Customer managed keys for notebooks

Preview

This feature is in Private Preview. It is not available on all Databricks deployment types and subscriptions. Contact your Databricks representative to request access.

Note

This feature requires the Enterprise plan or higher.

Introduction

Security-conscious organizations have risk management processes that evaluate risks of public cloud use, SaaS applications, and third-party services. Reducing risk from third-party service providers helps build a strong case for using external services. Some regulated industries may require encryption of some types of data with keys that they manage. These considerations are especially important for sectors that regularly use personal data or other confidential information.

Workspace notebooks are primarily stored in the Databricks Control Plane in a database. The Databricks platform allows you to encrypt notebooks with your own key. The key must be provided at the time a workspace is created.

Note

This feature does not encrypt data stored outside of the control plane. For example, it does not encrypt data in your root S3 bucket.

Important

To use customer-managed keys to encrypt notebooks, you must deploy your workspace in the region us-east-1, us-east-2, or us-west-2 for your data plane (VPC).

How it works

A customer-managed key encrypts the workspace’s notebooks in the control plane. Customers provide a secret revocable key called a customer-managed key (CMK), which is specified by its ID in the cloud service’s key management system. In AWS, customer keys are managed by AWS KMS.

Additionally, Databricks creates a Databricks-managed key (DMK) for each workspace. The DMK is wrapped by the CMK to generate the combined encryption key, called the data encryption key (DEK). Databricks uses the DEK to encrypt the workspace’s notebook.

The DEK is cached in memory for several read/write operations and evicted from memory at a regular interval such that new requests require another request to your cloud service’s key management system. If you delete or revoke your key, reading or writing to notebooks fails at the end of the cache time interval.

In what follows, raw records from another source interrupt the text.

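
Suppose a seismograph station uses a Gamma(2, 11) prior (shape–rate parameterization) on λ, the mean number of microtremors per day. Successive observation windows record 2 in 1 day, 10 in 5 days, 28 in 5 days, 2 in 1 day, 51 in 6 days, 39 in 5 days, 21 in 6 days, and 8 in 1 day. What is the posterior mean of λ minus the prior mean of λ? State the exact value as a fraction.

Total count: 2 + 10 + 28 + 2 + 51 + 39 + 21 + 8 = 161.
Total exposure: 1 + 5 + 5 + 1 + 6 + 5 + 6 + 1 = 30 days.
The Gamma prior is conjugate for the Poisson rate, so λ | data ~ Gamma(2+161, 11+30) = Gamma(163, 41).
Posterior mean = 163/41 = 163/41; prior mean = 2/11 = 2/11. Difference = 163/41 − 2/11 = 1711/451.

1711/451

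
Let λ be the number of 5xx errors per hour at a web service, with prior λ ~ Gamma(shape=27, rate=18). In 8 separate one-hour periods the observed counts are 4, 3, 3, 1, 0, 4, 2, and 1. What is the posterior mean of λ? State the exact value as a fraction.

45/26

Total count: 4 + 3 + 3 + 1 + 0 + 4 + 2 + 1 = 18.
Total exposure: 8 hours.
Gamma(α, β) with Poisson data over total exposure Σt gives posterior Gamma(α+Σx, β+Σt) = Gamma(45, 26).
Posterior mean = α'/β' = 45/26.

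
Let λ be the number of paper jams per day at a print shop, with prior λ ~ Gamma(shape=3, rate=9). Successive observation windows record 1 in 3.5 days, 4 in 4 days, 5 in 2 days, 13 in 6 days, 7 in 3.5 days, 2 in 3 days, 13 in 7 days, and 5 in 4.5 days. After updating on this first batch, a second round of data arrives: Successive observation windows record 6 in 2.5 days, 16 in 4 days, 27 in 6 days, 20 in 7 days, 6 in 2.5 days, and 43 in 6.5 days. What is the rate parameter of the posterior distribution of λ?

Total count: 1 + 4 + 5 + 13 + 7 + 2 + 13 + 5 = 50.
Total exposure: 3.5 + 4 + 2 + 6 + 3.5 + 3 + 7 + 4.5 = 33.5 days.
After the first batch: Gamma(3 + 50, 9 + 33.5) = Gamma(53, 85/2).
Total count: 6 + 16 + 27 + 20 + 6 + 43 = 118.
Total exposure: 2.5 + 4 + 6 + 7 + 2.5 + 6.5 = 28.5 days.
After the second batch: Gamma(53 + 118, 85/2 + 28.5) = Gamma(171, 71).

71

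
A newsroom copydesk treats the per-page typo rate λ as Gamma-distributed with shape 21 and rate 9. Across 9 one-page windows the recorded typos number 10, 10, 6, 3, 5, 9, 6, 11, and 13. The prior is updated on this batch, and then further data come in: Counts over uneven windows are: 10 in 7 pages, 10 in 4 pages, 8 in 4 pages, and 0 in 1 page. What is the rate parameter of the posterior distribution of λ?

34

Total count: 10 + 10 + 6 + 3 + 5 + 9 + 6 + 11 + 13 = 73.
Total exposure: 9 pages.
After the first batch: Gamma(21 + 73, 9 + 9) = Gamma(94, 18).
Total count: 10 + 10 + 8 + 0 = 28.
Total exposure: 7 + 4 + 4 + 1 = 16 pages.
After the second batch: Gamma(94 + 28, 18 + 16) = Gamma(122, 34).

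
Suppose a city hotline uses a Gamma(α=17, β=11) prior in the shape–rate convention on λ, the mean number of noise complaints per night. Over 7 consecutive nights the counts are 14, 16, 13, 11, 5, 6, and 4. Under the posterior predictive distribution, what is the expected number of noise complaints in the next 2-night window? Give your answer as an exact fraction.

Total count: 14 + 16 + 13 + 11 + 5 + 6 + 4 = 69.
Total exposure: 7 nights.
Posterior: α' = 17 + 69 = 86, β' = 11 + 7 = 18.
Predictive mean over a 2-night window = T·E[λ|data] = 2·86/18 = 86/9.

86/9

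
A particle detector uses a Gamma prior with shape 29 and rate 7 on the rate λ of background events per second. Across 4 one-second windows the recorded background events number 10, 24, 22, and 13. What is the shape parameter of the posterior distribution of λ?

98

Total count: 10 + 24 + 22 + 13 = 69.
Total exposure: 4 seconds.
Posterior: α' = 29 + 69 = 98, β' = 7 + 4 = 11.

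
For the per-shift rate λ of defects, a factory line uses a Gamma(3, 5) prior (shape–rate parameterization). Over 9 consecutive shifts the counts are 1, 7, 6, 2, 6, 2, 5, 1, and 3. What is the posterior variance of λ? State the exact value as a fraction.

9/49

Total count: 1 + 7 + 6 + 2 + 6 + 2 + 5 + 1 + 3 = 33.
Total exposure: 9 shifts.
Gamma(α, β) with Poisson data over total exposure Σt gives posterior Gamma(α+Σx, β+Σt) = Gamma(36, 14).
Posterior variance = α'/β'² = 36/196 = 9/49.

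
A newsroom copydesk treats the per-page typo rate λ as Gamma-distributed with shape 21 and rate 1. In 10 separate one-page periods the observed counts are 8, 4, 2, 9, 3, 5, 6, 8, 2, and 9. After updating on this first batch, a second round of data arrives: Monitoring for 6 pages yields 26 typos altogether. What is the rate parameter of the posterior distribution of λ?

Total count: 8 + 4 + 2 + 9 + 3 + 5 + 6 + 8 + 2 + 9 = 56.
Total exposure: 10 pages.
After the first batch: Gamma(21 + 56, 1 + 10) = Gamma(77, 11).
Total count 26 over total exposure 6 pages.
After the second batch: Gamma(77 + 26, 11 + 6) = Gamma(103, 17).

17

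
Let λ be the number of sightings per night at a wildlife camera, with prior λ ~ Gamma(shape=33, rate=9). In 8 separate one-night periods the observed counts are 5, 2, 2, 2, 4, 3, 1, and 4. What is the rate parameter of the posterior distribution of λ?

17

Total count: 5 + 2 + 2 + 2 + 4 + 3 + 1 + 4 = 23.
Total exposure: 8 nights.
Posterior: α' = 33 + 23 = 56, β' = 9 + 8 = 17.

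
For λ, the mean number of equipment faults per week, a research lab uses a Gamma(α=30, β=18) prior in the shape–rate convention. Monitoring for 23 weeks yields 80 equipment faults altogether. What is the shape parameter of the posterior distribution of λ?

110

Total count 80 over total exposure 23 weeks.
Posterior: α' = 30 + 80 = 110, β' = 18 + 23 = 41.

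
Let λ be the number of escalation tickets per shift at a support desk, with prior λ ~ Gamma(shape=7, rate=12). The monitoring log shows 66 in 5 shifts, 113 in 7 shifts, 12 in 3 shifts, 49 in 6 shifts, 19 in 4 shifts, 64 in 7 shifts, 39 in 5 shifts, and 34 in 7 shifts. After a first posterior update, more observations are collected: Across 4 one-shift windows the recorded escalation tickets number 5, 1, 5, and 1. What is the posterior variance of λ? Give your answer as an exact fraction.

83/720

Total count: 66 + 113 + 12 + 49 + 19 + 64 + 39 + 34 = 396.
Total exposure: 5 + 7 + 3 + 6 + 4 + 7 + 5 + 7 = 44 shifts.
After the first batch: Gamma(7 + 396, 12 + 44) = Gamma(403, 56).
Total count: 5 + 1 + 5 + 1 = 12.
Total exposure: 4 shifts.
After the second batch: Gamma(403 + 12, 56 + 4) = Gamma(415, 60).
Posterior variance = α'/β'² = 415/3600 = 83/720.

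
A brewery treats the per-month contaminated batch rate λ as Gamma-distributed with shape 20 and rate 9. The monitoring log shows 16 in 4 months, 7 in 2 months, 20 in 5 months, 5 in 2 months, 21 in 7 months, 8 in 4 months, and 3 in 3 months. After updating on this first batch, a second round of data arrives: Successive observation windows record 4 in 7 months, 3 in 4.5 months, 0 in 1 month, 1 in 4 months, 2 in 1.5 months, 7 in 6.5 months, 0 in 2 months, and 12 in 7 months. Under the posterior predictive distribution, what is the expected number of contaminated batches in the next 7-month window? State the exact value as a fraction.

1806/139

Total count: 16 + 7 + 20 + 5 + 21 + 8 + 3 = 80.
Total exposure: 4 + 2 + 5 + 2 + 7 + 4 + 3 = 27 months.
After the first batch: Gamma(20 + 80, 9 + 27) = Gamma(100, 36).
Total count: 4 + 3 + 0 + 1 + 2 + 7 + 0 + 12 = 29.
Total exposure: 7 + 4.5 + 1 + 4 + 1.5 + 6.5 + 2 + 7 = 33.5 months.
After the second batch: Gamma(100 + 29, 36 + 33.5) = Gamma(129, 139/2).
Predictive mean over a 7-month window = T·E[λ|data] = 7·129/(139/2) = 1806/139.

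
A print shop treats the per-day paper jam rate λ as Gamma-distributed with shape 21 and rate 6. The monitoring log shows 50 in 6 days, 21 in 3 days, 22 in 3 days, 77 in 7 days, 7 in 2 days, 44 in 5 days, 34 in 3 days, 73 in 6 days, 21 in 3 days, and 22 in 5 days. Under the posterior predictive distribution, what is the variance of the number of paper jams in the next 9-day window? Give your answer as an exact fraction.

Total count: 50 + 21 + 22 + 77 + 7 + 44 + 34 + 73 + 21 + 22 = 371.
Total exposure: 6 + 3 + 3 + 7 + 2 + 5 + 3 + 6 + 3 + 5 = 43 days.
The Gamma prior is conjugate for the Poisson rate, so λ | data ~ Gamma(21+371, 6+43) = Gamma(392, 49).
The posterior predictive for a window of length T is Negative Binomial with variance T·α'·(β'+T)/β'² = 9·392·58/2401 = 4176/49.

4176/49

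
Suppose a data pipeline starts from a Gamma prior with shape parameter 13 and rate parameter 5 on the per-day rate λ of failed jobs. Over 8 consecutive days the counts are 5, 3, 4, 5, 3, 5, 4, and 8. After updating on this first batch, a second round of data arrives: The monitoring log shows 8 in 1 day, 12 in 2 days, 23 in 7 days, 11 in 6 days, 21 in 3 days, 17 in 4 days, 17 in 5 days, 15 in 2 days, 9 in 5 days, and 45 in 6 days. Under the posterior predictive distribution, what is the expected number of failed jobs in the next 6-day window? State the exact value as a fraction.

76/3

Total count: 5 + 3 + 4 + 5 + 3 + 5 + 4 + 8 = 37.
Total exposure: 8 days.
After the first batch: Gamma(13 + 37, 5 + 8) = Gamma(50, 13).
Total count: 8 + 12 + 23 + 11 + 21 + 17 + 17 + 15 + 9 + 45 = 178.
Total exposure: 1 + 2 + 7 + 6 + 3 + 4 + 5 + 2 + 5 + 6 = 41 days.
After the second batch: Gamma(50 + 178, 13 + 41) = Gamma(228, 54).
Predictive mean over a 6-day window = T·E[λ|data] = 6·228/54 = 76/3.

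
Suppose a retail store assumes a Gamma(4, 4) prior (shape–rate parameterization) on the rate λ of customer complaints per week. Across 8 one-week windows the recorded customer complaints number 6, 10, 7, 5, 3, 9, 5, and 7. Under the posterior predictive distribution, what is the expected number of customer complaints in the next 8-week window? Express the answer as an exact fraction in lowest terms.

112/3

Total count: 6 + 10 + 7 + 5 + 3 + 9 + 5 + 7 = 52.
Total exposure: 8 weeks.
Conjugate update: add total count to the shape and total exposure to the rate, giving Gamma(56, 12).
Predictive mean over an 8-week window = T·E[λ|data] = 8·56/12 = 112/3.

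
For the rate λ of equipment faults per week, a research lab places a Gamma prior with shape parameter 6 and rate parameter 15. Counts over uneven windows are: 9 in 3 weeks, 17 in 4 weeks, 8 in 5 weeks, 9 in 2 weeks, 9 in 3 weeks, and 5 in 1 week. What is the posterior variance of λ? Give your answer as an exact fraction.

7/121

Total count: 9 + 17 + 8 + 9 + 9 + 5 = 57.
Total exposure: 3 + 4 + 5 + 2 + 3 + 1 = 18 weeks.
By Gamma–Poisson conjugacy, the posterior is Gamma(α + Σx, β + Σt) = Gamma(6 + 57, 15 + 18) = Gamma(63, 33).
Posterior variance = α'/β'² = 63/1089 = 7/121.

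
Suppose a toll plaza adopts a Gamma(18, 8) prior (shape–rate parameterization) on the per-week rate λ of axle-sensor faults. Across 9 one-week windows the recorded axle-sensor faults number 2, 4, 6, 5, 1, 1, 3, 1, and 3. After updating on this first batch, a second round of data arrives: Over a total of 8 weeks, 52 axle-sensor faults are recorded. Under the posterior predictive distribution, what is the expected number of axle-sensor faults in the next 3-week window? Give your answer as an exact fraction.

288/25

Total count: 2 + 4 + 6 + 5 + 1 + 1 + 3 + 1 + 3 = 26.
Total exposure: 9 weeks.
After the first batch: Gamma(18 + 26, 8 + 9) = Gamma(44, 17).
Total count 52 over total exposure 8 weeks.
After the second batch: Gamma(44 + 52, 17 + 8) = Gamma(96, 25).
Predictive mean over a 3-week window = T·E[λ|data] = 3·96/25 = 288/25.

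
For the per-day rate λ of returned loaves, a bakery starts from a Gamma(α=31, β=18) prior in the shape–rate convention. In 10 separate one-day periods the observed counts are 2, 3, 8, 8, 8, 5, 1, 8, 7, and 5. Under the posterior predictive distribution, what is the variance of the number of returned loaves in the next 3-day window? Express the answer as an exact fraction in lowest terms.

Total count: 2 + 3 + 8 + 8 + 8 + 5 + 1 + 8 + 7 + 5 = 55.
Total exposure: 10 days.
By Gamma–Poisson conjugacy, the posterior is Gamma(α + Σx, β + Σt) = Gamma(31 + 55, 18 + 10) = Gamma(86, 28).
The posterior predictive for a window of length T is Negative Binomial with variance T·α'·(β'+T)/β'² = 3·86·31/784 = 3999/392.

3999/392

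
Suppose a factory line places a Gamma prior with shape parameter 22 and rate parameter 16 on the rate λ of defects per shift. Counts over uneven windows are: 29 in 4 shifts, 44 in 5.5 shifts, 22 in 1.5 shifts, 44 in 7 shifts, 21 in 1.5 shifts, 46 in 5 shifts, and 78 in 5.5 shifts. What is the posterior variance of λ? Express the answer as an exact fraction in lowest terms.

Total count: 29 + 44 + 22 + 44 + 21 + 46 + 78 = 284.
Total exposure: 4 + 5.5 + 1.5 + 7 + 1.5 + 5 + 5.5 = 30 shifts.
The Gamma prior is conjugate for the Poisson rate, so λ | data ~ Gamma(22+284, 16+30) = Gamma(306, 46).
Posterior variance = α'/β'² = 306/2116 = 153/1058.

153/1058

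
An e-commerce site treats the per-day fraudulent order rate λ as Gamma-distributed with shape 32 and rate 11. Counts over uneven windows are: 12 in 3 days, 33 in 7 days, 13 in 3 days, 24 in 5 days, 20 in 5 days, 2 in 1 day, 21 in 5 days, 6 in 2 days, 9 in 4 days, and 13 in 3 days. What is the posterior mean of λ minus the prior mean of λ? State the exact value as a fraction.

467/539

Total count: 12 + 33 + 13 + 24 + 20 + 2 + 21 + 6 + 9 + 13 = 153.
Total exposure: 3 + 7 + 3 + 5 + 5 + 1 + 5 + 2 + 4 + 3 = 38 days.
Posterior: α' = 32 + 153 = 185, β' = 11 + 38 = 49.
Posterior mean = 185/49 = 185/49; prior mean = 32/11 = 32/11. Difference = 185/49 − 32/11 = 467/539.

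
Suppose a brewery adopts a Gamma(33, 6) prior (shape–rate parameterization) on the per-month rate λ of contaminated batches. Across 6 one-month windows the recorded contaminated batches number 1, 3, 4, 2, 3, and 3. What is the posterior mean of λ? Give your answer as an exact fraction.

Total count: 1 + 3 + 4 + 2 + 3 + 3 = 16.
Total exposure: 6 months.
By Gamma–Poisson conjugacy, the posterior is Gamma(α + Σx, β + Σt) = Gamma(33 + 16, 6 + 6) = Gamma(49, 12).
Posterior mean = α'/β' = 49/12.

49/12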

You add the CMK to your Databricks workspace configuration during workspace creation.

Customer-managed keys work for notebooks

Adding a customer-managed key for notebooks

To add a customer-managed for notebooks, you must add the CMK when you create a workspace using the Multi-workspace API.

To configure your CMK:

  1. Create or select a KMS key in AWS, following the instructions in Creating CMKs in a custom key store.

  2. Copy these values. You will use them when you create the workspace:

    • Key ARN — Get the ARN from the console or the API (the Arn field in the JSON response).
    • Key alias — An alias specifies a display name for a the CMK in AWS Key Management Service (AWS KMS). Use an alias to identify a CMK in cryptographic operations. For more information, see the AWS documents AWS::KMS::Alias and Working with aliases.
    • Key region — The AWS region for the key.
  3. Using Policy View, edit the key policy so that Databricks can use the KMS Key to perform encryption and decryption operations. Set it to the following:

    {
      "Version": "2012-10-17",
      "Id": "key-policy-databricks",
      "Statement": [
        {
          "Sid": "Allow Databricks to use KMS key for Notebooks",
          "Effect": "Allow",
          "Principal": {
            "AWS": "arn:aws:iam::414351767826:root"
          },
          "Action": [
            "kms:Encrypt",
            "kms:Decrypt"
          ],
          "Resource": "*"
        }
      ]
    }
    
  4. To register the key, follow the instructions in Create a new workspace using the Multi-workspace API, specifically Step 4: Configure customer-managed key for notebooks (optional).

    Important

    You must set up your keys during workspace creation. You cannot add these keys after you have created the workspace.